Access to Healthcare

The Affordable Care Act has been helpful in securing quality care and coverage for those living with HIV. Thanks to the ACA, no American can be dropped because they are HIV positive or have another chronic health condition. Furthermore, there is broader Medicaid eligibility, which is important because Medicaid is the largest payer for HIV care in the United States. The ACA also provides financial assistance for some people to lower out of pocket costs for health insurance. As a sum, here are coverages that are guaranteed under the ACA (, 2017):

  • Preventive services. Under the ACA, most new health insurance plans must cover certain recommended preventive services—including HIV testing for everyone ages 15 to 65, and for people of other ages at increased risk—without additional cost-sharing, such as copays or deductibles. Since one in eight people living with HIV in the U.S. are unaware of their infection, improving access to HIV testing will help more people learn their status so they can be connected to care and treatment.
  • Comprehensive coverage. The law establishes a minimum set of benefits (called “essential health benefits”) that must be covered under health plans offered in the individual and small group markets, both inside and outside of the Health Insurance Marketplace. These include many health services that are important for people living with HIV/AIDS, including prescription drug services, hospital inpatient care, lab tests, services and devices to help you manage a chronic disease, and mental health and substance use disorder services.

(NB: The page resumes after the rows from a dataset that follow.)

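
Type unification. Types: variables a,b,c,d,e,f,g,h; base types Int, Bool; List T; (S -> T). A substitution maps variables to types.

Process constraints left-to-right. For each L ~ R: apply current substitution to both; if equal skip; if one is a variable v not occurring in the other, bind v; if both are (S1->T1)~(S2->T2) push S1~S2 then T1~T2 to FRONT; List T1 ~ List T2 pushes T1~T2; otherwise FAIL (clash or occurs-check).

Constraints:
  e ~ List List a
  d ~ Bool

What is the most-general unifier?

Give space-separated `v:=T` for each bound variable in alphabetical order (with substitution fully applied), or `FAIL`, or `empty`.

step 1: unify e ~ List List a  [subst: {-} | 1 pending]
  bind e := List List a
step 2: unify d ~ Bool  [subst: {e:=List List a} | 0 pending]
  bind d := Bool

Answer: d:=Bool e:=List List a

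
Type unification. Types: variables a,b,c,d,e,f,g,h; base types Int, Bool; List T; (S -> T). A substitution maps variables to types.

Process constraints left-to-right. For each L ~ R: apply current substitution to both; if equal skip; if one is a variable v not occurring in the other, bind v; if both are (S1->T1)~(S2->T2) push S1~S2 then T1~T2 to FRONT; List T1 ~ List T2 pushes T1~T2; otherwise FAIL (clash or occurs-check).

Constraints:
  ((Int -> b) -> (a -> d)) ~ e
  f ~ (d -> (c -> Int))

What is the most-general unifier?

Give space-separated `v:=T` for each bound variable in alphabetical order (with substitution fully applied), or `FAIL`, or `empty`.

Answer: e:=((Int -> b) -> (a -> d)) f:=(d -> (c -> Int))

Derivation:
step 1: unify ((Int -> b) -> (a -> d)) ~ e  [subst: {-} | 1 pending]
  bind e := ((Int -> b) -> (a -> d))
step 2: unify f ~ (d -> (c -> Int))  [subst: {e:=((Int -> b) -> (a -> d))} | 0 pending]
  bind f := (d -> (c -> Int))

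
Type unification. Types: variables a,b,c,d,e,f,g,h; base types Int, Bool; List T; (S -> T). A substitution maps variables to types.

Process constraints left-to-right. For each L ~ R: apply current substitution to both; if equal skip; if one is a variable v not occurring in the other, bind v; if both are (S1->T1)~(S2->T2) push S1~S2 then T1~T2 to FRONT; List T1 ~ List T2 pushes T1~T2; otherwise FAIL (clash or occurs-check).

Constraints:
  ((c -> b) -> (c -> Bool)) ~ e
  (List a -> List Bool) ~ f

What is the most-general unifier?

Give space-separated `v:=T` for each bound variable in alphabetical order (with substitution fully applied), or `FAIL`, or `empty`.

Answer: e:=((c -> b) -> (c -> Bool)) f:=(List a -> List Bool)

Derivation:
step 1: unify ((c -> b) -> (c -> Bool)) ~ e  [subst: {-} | 1 pending]
  bind e := ((c -> b) -> (c -> Bool))
step 2: unify (List a -> List Bool) ~ f  [subst: {e:=((c -> b) -> (c -> Bool))} | 0 pending]
  bind f := (List a -> List Bool)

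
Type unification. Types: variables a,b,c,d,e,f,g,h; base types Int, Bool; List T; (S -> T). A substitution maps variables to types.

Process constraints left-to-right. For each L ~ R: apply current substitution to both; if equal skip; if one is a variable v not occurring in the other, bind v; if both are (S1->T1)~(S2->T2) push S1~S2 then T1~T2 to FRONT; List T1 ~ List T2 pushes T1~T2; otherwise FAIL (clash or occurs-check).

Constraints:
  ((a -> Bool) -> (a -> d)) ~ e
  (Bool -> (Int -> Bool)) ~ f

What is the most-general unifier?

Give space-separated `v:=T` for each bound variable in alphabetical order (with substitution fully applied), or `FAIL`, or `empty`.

step 1: unify ((a -> Bool) -> (a -> d)) ~ e  [subst: {-} | 1 pending]
  bind e := ((a -> Bool) -> (a -> d))
step 2: unify (Bool -> (Int -> Bool)) ~ f  [subst: {e:=((a -> Bool) -> (a -> d))} | 0 pending]
  bind f := (Bool -> (Int -> Bool))

Answer: e:=((a -> Bool) -> (a -> d)) f:=(Bool -> (Int -> Bool))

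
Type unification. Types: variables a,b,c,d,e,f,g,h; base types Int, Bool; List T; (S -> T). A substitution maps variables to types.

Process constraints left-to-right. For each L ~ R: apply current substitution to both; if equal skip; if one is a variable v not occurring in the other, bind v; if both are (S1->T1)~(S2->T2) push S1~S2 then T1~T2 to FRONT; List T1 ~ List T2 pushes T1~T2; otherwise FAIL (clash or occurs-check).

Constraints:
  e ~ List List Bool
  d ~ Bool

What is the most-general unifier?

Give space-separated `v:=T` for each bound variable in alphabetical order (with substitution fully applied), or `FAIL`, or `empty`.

step 1: unify e ~ List List Bool  [subst: {-} | 1 pending]
  bind e := List List Bool
step 2: unify d ~ Bool  [subst: {e:=List List Bool} | 0 pending]
  bind d := Bool

Answer: d:=Bool e:=List List Bool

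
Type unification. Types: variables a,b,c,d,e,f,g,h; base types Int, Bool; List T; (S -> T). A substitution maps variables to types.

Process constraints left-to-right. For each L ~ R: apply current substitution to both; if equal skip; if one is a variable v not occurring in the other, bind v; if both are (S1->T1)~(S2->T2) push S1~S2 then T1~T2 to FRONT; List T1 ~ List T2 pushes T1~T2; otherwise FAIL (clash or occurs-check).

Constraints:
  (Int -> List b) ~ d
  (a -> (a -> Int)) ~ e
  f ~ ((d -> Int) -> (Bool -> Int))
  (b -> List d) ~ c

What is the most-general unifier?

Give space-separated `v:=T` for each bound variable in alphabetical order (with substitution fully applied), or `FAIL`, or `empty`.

step 1: unify (Int -> List b) ~ d  [subst: {-} | 3 pending]
  bind d := (Int -> List b)
step 2: unify (a -> (a -> Int)) ~ e  [subst: {d:=(Int -> List b)} | 2 pending]
  bind e := (a -> (a -> Int))
step 3: unify f ~ (((Int -> List b) -> Int) -> (Bool -> Int))  [subst: {d:=(Int -> List b), e:=(a -> (a -> Int))} | 1 pending]
  bind f := (((Int -> List b) -> Int) -> (Bool -> Int))
step 4: unify (b -> List (Int -> List b)) ~ c  [subst: {d:=(Int -> List b), e:=(a -> (a -> Int)), f:=(((Int -> List b) -> Int) -> (Bool -> Int))} | 0 pending]
  bind c := (b -> List (Int -> List b))

Answer: c:=(b -> List (Int -> List b)) d:=(Int -> List b) e:=(a -> (a -> Int)) f:=(((Int -> List b) -> Int) -> (Bool -> Int))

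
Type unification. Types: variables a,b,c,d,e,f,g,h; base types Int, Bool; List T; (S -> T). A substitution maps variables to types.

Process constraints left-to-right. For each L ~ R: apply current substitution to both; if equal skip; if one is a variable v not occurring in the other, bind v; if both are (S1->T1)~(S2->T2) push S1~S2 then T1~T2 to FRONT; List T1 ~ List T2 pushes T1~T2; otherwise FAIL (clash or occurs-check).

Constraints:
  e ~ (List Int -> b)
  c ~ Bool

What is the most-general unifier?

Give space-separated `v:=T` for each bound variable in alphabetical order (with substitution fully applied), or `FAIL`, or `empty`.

Answer: c:=Bool e:=(List Int -> b)

Derivation:
step 1: unify e ~ (List Int -> b)  [subst: {-} | 1 pending]
  bind e := (List Int -> b)
step 2: unify c ~ Bool  [subst: {e:=(List Int -> b)} | 0 pending]
  bind c := Bool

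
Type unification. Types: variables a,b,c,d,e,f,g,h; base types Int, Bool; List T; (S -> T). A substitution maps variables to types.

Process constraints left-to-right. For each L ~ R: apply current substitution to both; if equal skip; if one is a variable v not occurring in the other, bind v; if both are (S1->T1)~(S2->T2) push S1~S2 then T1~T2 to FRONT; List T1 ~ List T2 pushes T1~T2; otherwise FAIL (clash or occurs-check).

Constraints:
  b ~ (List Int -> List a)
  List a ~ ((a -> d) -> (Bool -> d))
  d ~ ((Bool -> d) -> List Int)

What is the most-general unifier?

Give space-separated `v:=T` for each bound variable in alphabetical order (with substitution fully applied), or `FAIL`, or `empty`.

step 1: unify b ~ (List Int -> List a)  [subst: {-} | 2 pending]
  bind b := (List Int -> List a)
step 2: unify List a ~ ((a -> d) -> (Bool -> d))  [subst: {b:=(List Int -> List a)} | 1 pending]
  clash: List a vs ((a -> d) -> (Bool -> d))

Answer: FAIL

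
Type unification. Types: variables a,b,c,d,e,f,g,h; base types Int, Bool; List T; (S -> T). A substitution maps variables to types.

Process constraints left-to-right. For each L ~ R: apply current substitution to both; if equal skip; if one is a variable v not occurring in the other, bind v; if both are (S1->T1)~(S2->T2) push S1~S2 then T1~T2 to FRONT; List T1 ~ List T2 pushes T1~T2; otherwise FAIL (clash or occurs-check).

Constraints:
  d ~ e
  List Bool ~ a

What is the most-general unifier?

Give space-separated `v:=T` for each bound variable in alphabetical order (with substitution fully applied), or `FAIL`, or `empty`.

Answer: a:=List Bool d:=e

Derivation:
step 1: unify d ~ e  [subst: {-} | 1 pending]
  bind d := e
step 2: unify List Bool ~ a  [subst: {d:=e} | 0 pending]
  bind a := List Bool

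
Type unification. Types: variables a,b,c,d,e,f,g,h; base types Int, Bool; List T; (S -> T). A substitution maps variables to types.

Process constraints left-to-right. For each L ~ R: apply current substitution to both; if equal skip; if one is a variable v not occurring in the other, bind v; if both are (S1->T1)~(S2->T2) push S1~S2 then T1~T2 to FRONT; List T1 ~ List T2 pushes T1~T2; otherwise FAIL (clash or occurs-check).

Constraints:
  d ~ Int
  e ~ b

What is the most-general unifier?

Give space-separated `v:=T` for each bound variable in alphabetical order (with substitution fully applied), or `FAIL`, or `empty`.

Answer: d:=Int e:=b

Derivation:
step 1: unify d ~ Int  [subst: {-} | 1 pending]
  bind d := Int
step 2: unify e ~ b  [subst: {d:=Int} | 0 pending]
  bind e := b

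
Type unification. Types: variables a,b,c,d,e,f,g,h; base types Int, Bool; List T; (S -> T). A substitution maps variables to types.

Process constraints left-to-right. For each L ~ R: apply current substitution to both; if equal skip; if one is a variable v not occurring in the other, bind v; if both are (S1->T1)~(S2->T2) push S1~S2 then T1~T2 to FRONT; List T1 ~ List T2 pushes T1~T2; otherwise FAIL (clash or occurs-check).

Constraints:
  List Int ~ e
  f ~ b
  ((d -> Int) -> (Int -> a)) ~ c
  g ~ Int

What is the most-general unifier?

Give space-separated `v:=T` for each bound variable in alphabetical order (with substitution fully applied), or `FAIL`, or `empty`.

step 1: unify List Int ~ e  [subst: {-} | 3 pending]
  bind e := List Int
step 2: unify f ~ b  [subst: {e:=List Int} | 2 pending]
  bind f := b
step 3: unify ((d -> Int) -> (Int -> a)) ~ c  [subst: {e:=List Int, f:=b} | 1 pending]
  bind c := ((d -> Int) -> (Int -> a))
step 4: unify g ~ Int  [subst: {e:=List Int, f:=b, c:=((d -> Int) -> (Int -> a))} | 0 pending]
  bind g := Int

Answer: c:=((d -> Int) -> (Int -> a)) e:=List Int f:=b g:=Int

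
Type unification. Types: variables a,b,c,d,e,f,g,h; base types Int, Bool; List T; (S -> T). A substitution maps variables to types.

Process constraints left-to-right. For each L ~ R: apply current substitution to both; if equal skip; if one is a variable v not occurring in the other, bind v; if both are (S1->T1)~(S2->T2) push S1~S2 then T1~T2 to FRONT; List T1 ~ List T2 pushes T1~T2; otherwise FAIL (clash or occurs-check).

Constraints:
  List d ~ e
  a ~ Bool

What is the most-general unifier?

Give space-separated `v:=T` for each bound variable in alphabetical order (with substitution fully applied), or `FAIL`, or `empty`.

Answer: a:=Bool e:=List d

Derivation:
step 1: unify List d ~ e  [subst: {-} | 1 pending]
  bind e := List d
step 2: unify a ~ Bool  [subst: {e:=List d} | 0 pending]
  bind a := Bool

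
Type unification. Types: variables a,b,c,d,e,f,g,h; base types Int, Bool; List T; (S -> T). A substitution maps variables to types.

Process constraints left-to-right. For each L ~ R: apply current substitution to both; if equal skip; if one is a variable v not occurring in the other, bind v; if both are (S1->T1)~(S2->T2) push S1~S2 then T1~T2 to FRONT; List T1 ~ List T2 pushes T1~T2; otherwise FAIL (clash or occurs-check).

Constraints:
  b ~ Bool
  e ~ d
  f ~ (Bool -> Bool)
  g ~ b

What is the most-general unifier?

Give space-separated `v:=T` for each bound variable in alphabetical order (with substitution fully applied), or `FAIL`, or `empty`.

Answer: b:=Bool e:=d f:=(Bool -> Bool) g:=Bool

Derivation:
step 1: unify b ~ Bool  [subst: {-} | 3 pending]
  bind b := Bool
step 2: unify e ~ d  [subst: {b:=Bool} | 2 pending]
  bind e := d
step 3: unify f ~ (Bool -> Bool)  [subst: {b:=Bool, e:=d} | 1 pending]
  bind f := (Bool -> Bool)
step 4: unify g ~ Bool  [subst: {b:=Bool, e:=d, f:=(Bool -> Bool)} | 0 pending]
  bind g := Bool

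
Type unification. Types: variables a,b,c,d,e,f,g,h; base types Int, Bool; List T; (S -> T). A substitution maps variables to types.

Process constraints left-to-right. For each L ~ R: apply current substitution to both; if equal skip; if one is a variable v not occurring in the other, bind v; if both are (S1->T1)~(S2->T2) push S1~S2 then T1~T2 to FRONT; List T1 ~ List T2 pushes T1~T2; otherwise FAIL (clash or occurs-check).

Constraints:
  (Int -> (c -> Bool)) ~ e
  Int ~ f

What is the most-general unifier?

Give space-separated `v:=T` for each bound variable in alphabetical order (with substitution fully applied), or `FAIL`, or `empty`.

step 1: unify (Int -> (c -> Bool)) ~ e  [subst: {-} | 1 pending]
  bind e := (Int -> (c -> Bool))
step 2: unify Int ~ f  [subst: {e:=(Int -> (c -> Bool))} | 0 pending]
  bind f := Int

Answer: e:=(Int -> (c -> Bool)) f:=Int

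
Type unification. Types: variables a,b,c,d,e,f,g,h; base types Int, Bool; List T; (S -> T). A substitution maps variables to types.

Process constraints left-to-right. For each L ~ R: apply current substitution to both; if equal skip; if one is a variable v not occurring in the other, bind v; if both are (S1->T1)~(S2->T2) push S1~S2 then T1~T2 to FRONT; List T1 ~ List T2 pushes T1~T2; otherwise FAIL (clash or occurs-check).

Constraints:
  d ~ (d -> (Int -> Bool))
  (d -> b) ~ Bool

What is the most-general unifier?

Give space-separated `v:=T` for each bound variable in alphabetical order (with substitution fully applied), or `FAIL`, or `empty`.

step 1: unify d ~ (d -> (Int -> Bool))  [subst: {-} | 1 pending]
  occurs-check fail: d in (d -> (Int -> Bool))

Answer: FAIL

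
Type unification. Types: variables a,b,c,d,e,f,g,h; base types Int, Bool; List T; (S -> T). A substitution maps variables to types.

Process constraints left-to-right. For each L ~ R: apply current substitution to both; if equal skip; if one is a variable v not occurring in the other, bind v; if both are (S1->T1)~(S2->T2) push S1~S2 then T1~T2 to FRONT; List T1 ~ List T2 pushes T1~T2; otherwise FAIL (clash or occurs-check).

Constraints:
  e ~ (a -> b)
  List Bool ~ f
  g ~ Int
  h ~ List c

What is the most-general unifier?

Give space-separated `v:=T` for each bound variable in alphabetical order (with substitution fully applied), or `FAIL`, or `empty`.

Answer: e:=(a -> b) f:=List Bool g:=Int h:=List c

Derivation:
step 1: unify e ~ (a -> b)  [subst: {-} | 3 pending]
  bind e := (a -> b)
step 2: unify List Bool ~ f  [subst: {e:=(a -> b)} | 2 pending]
  bind f := List Bool
step 3: unify g ~ Int  [subst: {e:=(a -> b), f:=List Bool} | 1 pending]
  bind g := Int
step 4: unify h ~ List c  [subst: {e:=(a -> b), f:=List Bool, g:=Int} | 0 pending]
  bind h := List c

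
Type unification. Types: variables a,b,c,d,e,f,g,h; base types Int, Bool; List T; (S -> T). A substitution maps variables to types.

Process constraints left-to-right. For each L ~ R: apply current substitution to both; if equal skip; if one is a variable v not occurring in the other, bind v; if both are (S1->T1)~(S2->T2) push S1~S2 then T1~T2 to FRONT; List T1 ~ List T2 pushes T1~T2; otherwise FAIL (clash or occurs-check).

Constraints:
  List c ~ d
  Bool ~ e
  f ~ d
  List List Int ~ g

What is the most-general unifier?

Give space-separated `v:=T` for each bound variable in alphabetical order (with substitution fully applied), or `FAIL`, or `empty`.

step 1: unify List c ~ d  [subst: {-} | 3 pending]
  bind d := List c
step 2: unify Bool ~ e  [subst: {d:=List c} | 2 pending]
  bind e := Bool
step 3: unify f ~ List c  [subst: {d:=List c, e:=Bool} | 1 pending]
  bind f := List c
step 4: unify List List Int ~ g  [subst: {d:=List c, e:=Bool, f:=List c} | 0 pending]
  bind g := List List Int

Answer: d:=List c e:=Bool f:=List c g:=List List Int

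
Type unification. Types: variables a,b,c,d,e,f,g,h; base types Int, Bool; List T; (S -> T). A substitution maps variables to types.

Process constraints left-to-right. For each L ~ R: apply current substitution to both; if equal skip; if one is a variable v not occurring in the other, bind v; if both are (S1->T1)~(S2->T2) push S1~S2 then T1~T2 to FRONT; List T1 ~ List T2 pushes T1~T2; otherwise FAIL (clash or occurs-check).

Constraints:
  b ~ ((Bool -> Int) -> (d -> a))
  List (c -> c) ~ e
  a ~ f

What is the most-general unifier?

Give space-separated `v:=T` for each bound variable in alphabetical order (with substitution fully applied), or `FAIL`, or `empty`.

Answer: a:=f b:=((Bool -> Int) -> (d -> f)) e:=List (c -> c)

Derivation:
step 1: unify b ~ ((Bool -> Int) -> (d -> a))  [subst: {-} | 2 pending]
  bind b := ((Bool -> Int) -> (d -> a))
step 2: unify List (c -> c) ~ e  [subst: {b:=((Bool -> Int) -> (d -> a))} | 1 pending]
  bind e := List (c -> c)
step 3: unify a ~ f  [subst: {b:=((Bool -> Int) -> (d -> a)), e:=List (c -> c)} | 0 pending]
  bind a := f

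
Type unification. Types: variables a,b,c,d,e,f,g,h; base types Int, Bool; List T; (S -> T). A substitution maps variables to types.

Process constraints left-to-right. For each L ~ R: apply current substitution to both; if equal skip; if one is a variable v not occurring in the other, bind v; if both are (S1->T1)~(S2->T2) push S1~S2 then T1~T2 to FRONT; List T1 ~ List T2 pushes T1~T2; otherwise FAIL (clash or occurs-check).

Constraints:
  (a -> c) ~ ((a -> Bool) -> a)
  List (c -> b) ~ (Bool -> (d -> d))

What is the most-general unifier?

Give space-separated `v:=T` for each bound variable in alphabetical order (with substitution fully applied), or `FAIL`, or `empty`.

Answer: FAIL

Derivation:
step 1: unify (a -> c) ~ ((a -> Bool) -> a)  [subst: {-} | 1 pending]
  -> decompose arrow: push a~(a -> Bool), c~a
step 2: unify a ~ (a -> Bool)  [subst: {-} | 2 pending]
  occurs-check fail: a in (a -> Bool)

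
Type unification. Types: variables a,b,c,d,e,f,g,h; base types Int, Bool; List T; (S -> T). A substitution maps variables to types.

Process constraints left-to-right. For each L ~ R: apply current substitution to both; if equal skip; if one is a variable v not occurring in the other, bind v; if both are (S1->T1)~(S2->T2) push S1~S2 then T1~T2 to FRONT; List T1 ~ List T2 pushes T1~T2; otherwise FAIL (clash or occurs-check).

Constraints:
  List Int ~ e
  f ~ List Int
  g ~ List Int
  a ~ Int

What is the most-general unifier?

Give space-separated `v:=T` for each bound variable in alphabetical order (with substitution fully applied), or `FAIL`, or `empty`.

step 1: unify List Int ~ e  [subst: {-} | 3 pending]
  bind e := List Int
step 2: unify f ~ List Int  [subst: {e:=List Int} | 2 pending]
  bind f := List Int
step 3: unify g ~ List Int  [subst: {e:=List Int, f:=List Int} | 1 pending]
  bind g := List Int
step 4: unify a ~ Int  [subst: {e:=List Int, f:=List Int, g:=List Int} | 0 pending]
  bind a := Int

Answer: a:=Int e:=List Int f:=List Int g:=List Int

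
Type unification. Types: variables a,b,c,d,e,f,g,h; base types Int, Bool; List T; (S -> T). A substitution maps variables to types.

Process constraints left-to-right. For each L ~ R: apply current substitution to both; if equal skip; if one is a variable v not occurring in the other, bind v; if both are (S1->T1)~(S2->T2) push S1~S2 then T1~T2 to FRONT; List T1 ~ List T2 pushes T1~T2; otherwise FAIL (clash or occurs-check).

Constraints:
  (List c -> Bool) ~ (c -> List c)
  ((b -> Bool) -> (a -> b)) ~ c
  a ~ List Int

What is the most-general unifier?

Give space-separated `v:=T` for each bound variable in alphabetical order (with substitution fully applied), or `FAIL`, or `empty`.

step 1: unify (List c -> Bool) ~ (c -> List c)  [subst: {-} | 2 pending]
  -> decompose arrow: push List c~c, Bool~List c
step 2: unify List c ~ c  [subst: {-} | 3 pending]
  occurs-check fail

Answer: FAIL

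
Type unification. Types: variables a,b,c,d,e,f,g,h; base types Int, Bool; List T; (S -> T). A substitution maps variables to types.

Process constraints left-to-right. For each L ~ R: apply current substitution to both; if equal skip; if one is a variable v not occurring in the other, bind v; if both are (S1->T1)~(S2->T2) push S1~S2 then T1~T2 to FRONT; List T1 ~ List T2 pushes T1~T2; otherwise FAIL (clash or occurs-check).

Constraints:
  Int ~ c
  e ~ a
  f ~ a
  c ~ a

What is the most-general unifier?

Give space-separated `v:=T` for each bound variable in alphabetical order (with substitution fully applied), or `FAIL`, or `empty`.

Answer: a:=Int c:=Int e:=Int f:=Int

Derivation:
step 1: unify Int ~ c  [subst: {-} | 3 pending]
  bind c := Int
step 2: unify e ~ a  [subst: {c:=Int} | 2 pending]
  bind e := a
step 3: unify f ~ a  [subst: {c:=Int, e:=a} | 1 pending]
  bind f := a
step 4: unify Int ~ a  [subst: {c:=Int, e:=a, f:=a} | 0 pending]
  bind a := Int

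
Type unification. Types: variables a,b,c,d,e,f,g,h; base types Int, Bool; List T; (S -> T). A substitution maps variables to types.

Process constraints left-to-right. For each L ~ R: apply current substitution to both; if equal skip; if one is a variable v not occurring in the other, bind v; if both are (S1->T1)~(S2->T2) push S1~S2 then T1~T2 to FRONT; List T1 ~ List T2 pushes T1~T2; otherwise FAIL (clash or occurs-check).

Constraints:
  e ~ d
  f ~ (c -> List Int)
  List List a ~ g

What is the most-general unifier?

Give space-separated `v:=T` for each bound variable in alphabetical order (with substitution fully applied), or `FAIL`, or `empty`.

Answer: e:=d f:=(c -> List Int) g:=List List a

Derivation:
step 1: unify e ~ d  [subst: {-} | 2 pending]
  bind e := d
step 2: unify f ~ (c -> List Int)  [subst: {e:=d} | 1 pending]
  bind f := (c -> List Int)
step 3: unify List List a ~ g  [subst: {e:=d, f:=(c -> List Int)} | 0 pending]
  bind g := List List a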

  • Coordinated care for those with chronic health conditions. The law recognizes the value of patient-centered medical homes as an effective way to strengthen the quality of care, especially for people with complex chronic conditions such as HIV/AIDS. The patient-centered medical home model of care can foster greater patient retention and higher quality HIV care because of its focus on treating the many needs of the patient at once and better coordination across medical specialties and support services. The Ryan White HIV/AIDS Program has been a pioneer in the development of this model in the HIV health care system. The ACA also authorized an optional Medicaid State Plan benefit for states to establish Health Homes to coordinate care for Medicaid beneficiaries with certain chronic health conditions. HIV/AIDS is one of the chronic health conditions that states may request approval to cover.